If in one of the famous revels in Downing Street during the pandemic, perhaps searching the basements and attics for a bottle of anything so that the party did not die down (it is an exaggeration), Boris Johnson had found the magic lamp of Aladdin, and after rubbing it, the genie would have told him that he could make three wishes, the first of which would have been a strike like the one that paralyzed Great Britain yesterday. Not because he wants to complicate the lives of his fellow citizens more than it already is, but because it allows him (or so he hopes) to return to the old ideological battles between right and left, and deepen the divisions within Labour.
Fifty thousand railway and London Underground workers put up a stop sign across the country yesterday, in the biggest union action in thirty years. From Aberdeen to Plymouth and from Dover to Cornwall, only one in five trains operated, leaving students unable to go to entrance exams and patients to hospitals for operations that in some cases had been waiting for years. The break has meant a loss of about a billion euros for the hospitality sector, already heavily punished by the inactivity of the pandemic.
With the workers of the London Underground also joining the strike, many streets in the center of the capital were empty compared to what is usually a day with sunshine and a delicious temperature, almost entering summer, to walk and go Shopping. At Glasgow Central Station there were more seagulls than people at rush hour, with all services cancelled.
Railway employees (machinists, mechanics, supervisors, engineers…) have an average salary of almost 40,000 euros per year, and require a 7% increase to compensate at least in part for the increase in the cost of living (the Bank of England estimates that inflation will reach 11% in October.
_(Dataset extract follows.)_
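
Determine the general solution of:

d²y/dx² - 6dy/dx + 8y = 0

Characteristic equation: r² - 6r + 8 = 0
Roots: r = 4, 2 (distinct real)
General solution: y = C₁e^(4x) + C₂e^(2x)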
Their employers, with the backing of the government, offer them only 3%, and so far neither of the two parties has shown flexibility. With more strikes scheduled for tomorrow and Saturday, negotiations will resume today without much hope of a compromise.
For Johnson it is manna from heaven, a true gift from Aladdin, from the strikers and the unions who have approved the action. “I ask the citizens to hold on because the country cannot afford to accede to the demands,” he said in that Churchillian tone that he likes, in the style of blood, sweat and tears, and resorting to the old Thatcherite rhetoric of class struggle, the workers against the consumers, as if time had not passed and both concepts had not been blurred, just like the ideological division between the right and the left. The former miners are now Uber drivers, packing house employees or answering phone calls in call centers, most are not unionized and many vote for the Conservative Party.
But one of the sectors in which there is still considerable militancy is transport, despite the fact that salaries are higher than in many others, which does not exactly fuel the sympathy of the citizens who yesterday missed their exams and operations or, like a person who by no means had to travel from Glasgow to London, and paid two thousand euros for a taxi.
Inflation is not as exaggerated as it was in 1975, when it reached 25%, and Thatcher took it upon herself to cut off the claws of the unions, so things are not exactly the same as they were half a century ago. But it is an approximation, with energy prices soaring like then, loss of purchasing power and strikes. That of the railway is only the beginning, because doctors and nurses, teachers, postmen, caregivers of the elderly and even lawyers are also threatened.
Yesterday’s action was not just about money, but to try to preserve jobs. The employers and the Johnson Government want to eliminate a considerable number by appealing to “efficiency”, because the pandemic has changed the lifestyle of the British, teleworking is a reality, many officials do everything from home, subway trips and by train have decreased by 20%, and the income of companies the same.
The Labor leader Keir Starmer has tried to swim between two waters (as he does in everything, including Brexit), without condemning the strikes but saying that they are not a good idea. However, several party deputies joined the picket lines, just what Johnson dreamed of. The prime minister still has two wishes to ask of the genie: one could be that the relationship with the EU becomes even more entrenched, and the other that voters think about immigration again. Divide and conquer.